LES man cleared of brutally choking female cop

A Manhattan grand jury today cleared a Lower East Side man of charges that he brutally choked a female cop who’d caught him smoking a joint in a project hallway in November.

Grand jurors voted not to indict Pedro Urena, 27, on the choking charge, his lawyer, Rick Pasacreta, told The Post shortly after this afternoon’s vote.
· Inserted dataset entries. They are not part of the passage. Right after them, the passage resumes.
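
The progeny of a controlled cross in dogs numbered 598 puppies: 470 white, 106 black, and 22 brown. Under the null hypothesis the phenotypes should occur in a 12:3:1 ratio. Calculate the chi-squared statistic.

7.690

The 12:3:1 ratio has 16 parts, so with N = 598 the expected counts are:
  white: 598 × 12/16 = 448.5
  black: 598 × 3/16 = 112.125
  brown: 598 × 1/16 = 37.375
χ² = Σ (O − E)² / E
  white: (470 − 448.5)² / 448.5 = 1.0307
  black: (106 − 112.125)² / 112.125 = 0.3346
  brown: (22 − 37.375)² / 37.375 = 6.3248
χ² = 1.0307 + 0.3346 + 6.3248 = 7.6901 ≈ 7.690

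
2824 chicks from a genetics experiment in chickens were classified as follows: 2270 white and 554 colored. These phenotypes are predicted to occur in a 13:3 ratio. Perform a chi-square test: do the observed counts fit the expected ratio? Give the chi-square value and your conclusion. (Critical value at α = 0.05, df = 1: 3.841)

1.395; consistent

Expected counts for N = 2824 under a 13:3 ratio (total parts = 16):
  white: 2824 × 13/16 = 2294.5
  colored: 2824 × 3/16 = 529.5
χ² = Σ (O − E)² / E
  white: (2270 − 2294.5)² / 2294.5 = 0.2616
  colored: (554 − 529.5)² / 529.5 = 1.1336
χ² = 0.2616 + 1.1336 = 1.3952 ≈ 1.395
Degrees of freedom = 2 − 1 = 1; critical value at α = 0.05 is 3.841.
Since 1.395 < 3.841, we fail to reject the null hypothesis — the data are consistent with the 13:3 ratio.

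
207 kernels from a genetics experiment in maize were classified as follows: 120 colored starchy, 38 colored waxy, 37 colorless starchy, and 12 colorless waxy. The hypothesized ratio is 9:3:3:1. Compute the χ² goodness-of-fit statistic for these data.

Expected counts for N = 207 under a 9:3:3:1 ratio (total parts = 16):
  colored starchy: 207 × 9/16 = 116.4375
  colored waxy: 207 × 3/16 = 38.8125
  colorless starchy: 207 × 3/16 = 38.8125
  colorless waxy: 207 × 1/16 = 12.9375
χ² = Σ (O − E)² / E
  colored starchy: (120 − 116.4375)² / 116.4375 = 0.1090
  colored waxy: (38 − 38.8125)² / 38.8125 = 0.0170
  colorless starchy: (37 − 38.8125)² / 38.8125 = 0.0846
  colorless waxy: (12 − 12.9375)² / 12.9375 = 0.0679
χ² = 0.1090 + 0.0170 + 0.0846 + 0.0679 = 0.2785 ≈ 0.279

0.279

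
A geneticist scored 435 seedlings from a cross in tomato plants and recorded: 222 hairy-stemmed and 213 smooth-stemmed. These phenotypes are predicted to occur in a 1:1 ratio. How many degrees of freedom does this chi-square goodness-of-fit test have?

1

A goodness-of-fit test with 2 phenotype classes has df = 2 − 1 = 1.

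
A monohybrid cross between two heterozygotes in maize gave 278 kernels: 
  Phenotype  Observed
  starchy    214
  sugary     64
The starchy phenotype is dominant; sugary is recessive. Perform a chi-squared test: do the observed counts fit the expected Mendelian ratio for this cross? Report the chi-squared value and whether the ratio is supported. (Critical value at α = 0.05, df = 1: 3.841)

0.580; consistent

For a monohybrid cross between heterozygotes with complete dominance, the expected phenotypic ratio is 3:1.
Under the 3:1 hypothesis (Σ ratio = 4, N = 278):
  starchy: 278 × 3/4 = 208.5
  sugary: 278 × 1/4 = 69.5
χ² = Σ (O − E)² / E
  starchy: (214 − 208.5)² / 208.5 = 0.1451
  sugary: (64 − 69.5)² / 69.5 = 0.4353
χ² = 0.1451 + 0.4353 = 0.5804 ≈ 0.580
Degrees of freedom = 2 − 1 = 1; critical value at α = 0.05 is 3.841.
Since 0.580 < 3.841, we fail to reject the null hypothesis — the data are consistent with the 3:1 ratio.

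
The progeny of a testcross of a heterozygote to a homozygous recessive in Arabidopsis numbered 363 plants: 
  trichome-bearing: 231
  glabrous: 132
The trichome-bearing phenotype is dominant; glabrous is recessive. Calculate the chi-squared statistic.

27.000

A testcross of a heterozygote (Aa × aa) gives a 1:1 phenotypic ratio.
Total ratio parts = 2. Expected numbers out of 363:
  trichome-bearing: 363 × 1/2 = 181.5
  glabrous: 363 × 1/2 = 181.5
χ² = Σ (O − E)² / E
  trichome-bearing: (231 − 181.5)² / 181.5 = 13.5000
  glabrous: (132 − 181.5)² / 181.5 = 13.5000
χ² = 13.5000 + 13.5000 = 27.000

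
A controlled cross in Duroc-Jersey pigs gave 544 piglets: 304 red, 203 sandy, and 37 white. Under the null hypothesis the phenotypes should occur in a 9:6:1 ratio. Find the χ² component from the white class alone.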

But Urena has been indicted on additional felony assault charges for allegedly causing some other injury to an officer during his arrest, the lawyer said.

Urena had taken the stand to personally tell grand jurors that he never choked Officer Temeisha Hoyte as he was being arrested inside Lillian Wald Houses on Avenue D on Nov. 23. Hoyte had claimed she’d been so severely choked by Urena, that she suffered injuries that might prevent her ever working again.

“He says he didn’t touch her, and her partner [identified in court papers as Officer Renee-Maria Sampson] never testified anything about choking,” when the case went before a judge at a preliminary hearing in late November, the lawyer said.

“There was no indication of any struggling,” based on the partner’s testimony, the lawyer said.

“The partner said only that my client was pulling away and that he twisted her arm — she said nothing about anyone being choked,” the lawyer said.

Prosecutors have yet to say which cop — Sampson or Hoyte — Urena has been charged with assaulting. Urena has additionally been charged with resisting arrest.

Urena was busted Nov. 23 after Sampson and Hoyte stopped him for allegedly smoking a joint in a stairwell of the Lillian Wald Houses on Avenue D. He was charged with felony assault for allegedly intentionally causing physical injury to Hoyt.